Niedtalbahn soll von Saarbrücken nach Luxemburg fahren

Niedtalbahn : Macht Frankreich den Weg frei für die Niedtalbahn?

Für Patrick Weiten, den Präsidenten des Départements Moselle, hat das Projekt Priorität. Günter Heinrich: „Es geht nicht mehr um das Ob, sondern ums Wie?“

Die Stilllegung der Niedtalstrecke ist bei der Bahn vorerst kein Thema mehr. Zuspruch für eine erneute Aktivierung der Bahnverbindung kommt von Patrick Weiten, dem Präsidenten des Département de la Moselle. Und der CDU-Landtagsabgeordnete Günter Heinrich findet: „Geld ist genug im Pott.“

 Überwiegend positiv aufgenommen wurden diese Äußerungen am Donnerstagabend in der Dillinger Stadthalle von 140 Zuhörern der Veranstaltung „Attraktiver Schienenverkehr nach Luxemburg für Saarland und Lothringen – Realistische Zukunft für die Niedtalbahn!“ von CDU-Landtags-Fraktion, dem ökologisch ausgerichteten Verkehrsclub Deutschland (VCD) und der „Allianz Pro Schiene“. Elf Redner deckten in eineinhalb Stunden wesentliche Facetten ab, von der wirtschaftlichen Bedeutung der Strecke bis zu Personenbeförderung und Klimaschutz.

Den Anfang machten Günter Heinrich und Werner Ried von Allianz-Pro-Schiene.
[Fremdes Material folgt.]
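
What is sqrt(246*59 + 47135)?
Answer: sqrt(61649) ≈ 248.29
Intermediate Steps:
sqrt(246*59 + 47135) = sqrt(14514 + 47135) = sqrt(61649)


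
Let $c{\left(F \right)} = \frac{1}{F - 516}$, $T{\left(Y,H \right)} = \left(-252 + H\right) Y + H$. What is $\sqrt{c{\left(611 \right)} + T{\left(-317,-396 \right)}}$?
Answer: $\frac{\sqrt{1850305595}}{95} \approx 452.79$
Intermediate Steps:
$T{\left(Y,H \right)} = H + Y \left(-252 + H\right)$ ($T{\left(Y,H \right)} = Y \left(-252 + H\right) + H = H + Y \left(-252 + H\right)$)
$c{\left(F \right)} = \frac{1}{-516 + F}$
$\sqrt{c{\left(611 \right)} + T{\left(-317,-396 \right)}} = \sqrt{\frac{1}{-516 + 611} - -205020} = \sqrt{\frac{1}{95} + \left(-396 + 79884 + 125532\right)} = \sqrt{\frac{1}{95} + 205020} = \sqrt{\frac{19476901}{95}} = \frac{\sqrt{1850305595}}{95}$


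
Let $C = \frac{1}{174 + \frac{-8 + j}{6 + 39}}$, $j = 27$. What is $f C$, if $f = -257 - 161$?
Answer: $- \frac{18810}{7849} \approx -2.3965$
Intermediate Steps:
$f = -418$ ($f = -257 - 161 = -418$)
$C = \frac{45}{7849}$ ($C = \frac{1}{174 + \frac{-8 + 27}{6 + 39}} = \frac{1}{174 + \frac{19}{45}} = \frac{1}{\frac{7849}{45}} = \frac{45}{7849} \approx 0.0057332$)
$f C = \left(-418\right) \frac{45}{7849} = - \frac{18810}{7849}$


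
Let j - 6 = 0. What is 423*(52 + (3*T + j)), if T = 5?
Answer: 30879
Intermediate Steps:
j = 6 (j = 6 + 0 = 6)
423*(52 + (3*T + j)) = 423*(52 + (3*5 + 6)) = 423*(52 + (15 + 6)) = 423*(52 + 21) = 423*73 = 30879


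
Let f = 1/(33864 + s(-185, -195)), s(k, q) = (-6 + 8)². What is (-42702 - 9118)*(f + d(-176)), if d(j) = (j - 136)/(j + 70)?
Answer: -68447237255/448751 ≈ -1.5253e+5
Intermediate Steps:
d(j) = (-136 + j)/(70 + j)
s(k, q) = 4 (s(k, q) = 2² = 4)
f = 1/33868 (f = 1/(33864 + 4) = 1/33868 ≈ 2.9526e-5)
(-42702 - 9118)*(f + d(-176)) = (-42702 - 9118)*(1/33868 + (-136 - 176)/(70 - 176)) = -51820*(1/33868 - 312/(-106)) = -51820*(1/33868 - 1/106*(-312)) = -51820*(1/33868 + 156/53) = -51820*5283461/1795004 = -68447237255/448751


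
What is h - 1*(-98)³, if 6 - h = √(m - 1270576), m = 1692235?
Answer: 941198 - 3*√46851 ≈ 9.4055e+5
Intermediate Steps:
h = 6 - 3*√46851 (h = 6 - √(1692235 - 1270576) = 6 - √421659 = 6 - 3*√46851 ≈ -643.35)
h - 1*(-98)³ = (6 - 3*√46851) - 1*(-98)³ = (6 - 3*√46851) - 1*(-941192) = (6 - 3*√46851) + 941192 = 941198 - 3*√46851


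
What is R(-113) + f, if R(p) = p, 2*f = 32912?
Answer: 16343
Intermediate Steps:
f = 16456 (f = (1/2)*32912 = 16456)
R(-113) + f = -113 + 16456 = 16343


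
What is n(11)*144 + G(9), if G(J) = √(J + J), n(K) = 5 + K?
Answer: 2304 + 3*√2 ≈ 2308.2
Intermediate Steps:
G(J) = √2*√J (G(J) = √(2*J) = √2*√J)
n(11)*144 + G(9) = (5 + 11)*144 + √2*√9 = 16*144 + √2*3 = 2304 + 3*√2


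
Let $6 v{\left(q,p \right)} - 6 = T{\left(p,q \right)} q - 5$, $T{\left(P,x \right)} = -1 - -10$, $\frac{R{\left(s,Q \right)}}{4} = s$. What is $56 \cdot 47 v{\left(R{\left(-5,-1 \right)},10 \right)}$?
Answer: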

Es gehe jetzt nicht mehr „um das Ob“, sagte Heinrich, „sondern um das Wie“. Von bis zu einer Milliarde Euro Gesamtkosten sprach Heinrich. Dafür wäre eine Strecke möglich von Saarbrücken über Dillingen und Bouzonville bis Thionville und Luxemburg. Die entlaste das Pendleraufkommen auf Straßen und die derzeitige Bahnverbindung über Saarbrücken und Metz sowie über Trier nach Luxemburg. „Museal“, nannte Ried die aktuelle Streckentechnik. 20 Kilometer zwischen Dillingen und Bouzonville seien noch zu elektrifizieren.

„Ohne die französischen Freunde wird es nicht gehen“, machte Klaus Vornhusen deutlich, Konzernbevollmächtigter der DB für das Saarland. Denn der Großteil des Bahnverkehrs spiele sich jenseits der Grenze ab. Auf deutscher Seite sei eine Nutzen-Kosten-Untersuchung notwendig. Ohne die gäbe es keine Fördermittel. So lange die Diskussion über eine Aktivierung laufe, werde die Bahn aber nicht weiter über eine Stilllegung reden, versprach Vornhusen.

Zusammenarbeit sei nötig, ergänzte Rüdiger Weiß, DB Netz AG. Ein Knackpunkt sei das Stellwerk Hemmersdorf. Ohne Erneuerung werde kein Betrieb mehr möglich sein. Auf 15 Millionen Euro Kosten schätzte Weiß die Sanierung der Bahnbrücke in Niedaltdorf, ein etwa 900 Meter langes Teilstück zwischen Niedaltdorfer und französischer Grenze ist zu erneuern.

Für den Bahnbetrieb im Niedtal gebe das Saarland „viel, viel Geld aus“, sagte Jürgen Meyer vom Wirtschaftsministerium. Mehr als drei Millionen Euro pro Jahr. Doch im Durchschnitt gebe es in Schulzeiten nur 24 Fahrgäste pro Zug, in Ferien seien es 14.  Es werde deshalb lange dauern, bis die Strecke an der Reihe sei. Zudem müsse zwischen Thionville und Metz erheblich investiert werden. Doch die seit 2016 für Lothringen zuständige Verwaltung „der Région Grand Est hat sich bislang nicht dazu geäußert“.

Von derzeit 60 Kilometern Umweg sprach Unternehmer Jörg Michael Fries von BahnLOG. Seine Firma hole bei Forbach Züge an der Grenze ab und fahre auf deutscher Seite weiter. Beispielsweise Kalkzüge für die Dillinger Hütte. In Bouzonville habe BahnLOG ein Logistikzentrum aufgebaut. Fries befürwortete die Aktivierung der Niedtalbahn auch zum Nutzen der gesamten Wirtschaft.

Bisher Endstation: die Niedtalbahn am Bahnhof Niedaltdorf. Foto: Ruppenthal

„Die Franzosen haben bisher blockiert“, fasste Günter Heinrich am Schluss zusammen. Doch Patrick Weiten hatte sich zuvor zu dem Projekt und der erforderlichen Zusammenarbeit bekannt. Es habe „Priorität für die deutsch-französischen Beziehungen“ sowie für die Region Moselle und das Saarland, sagte Weiten.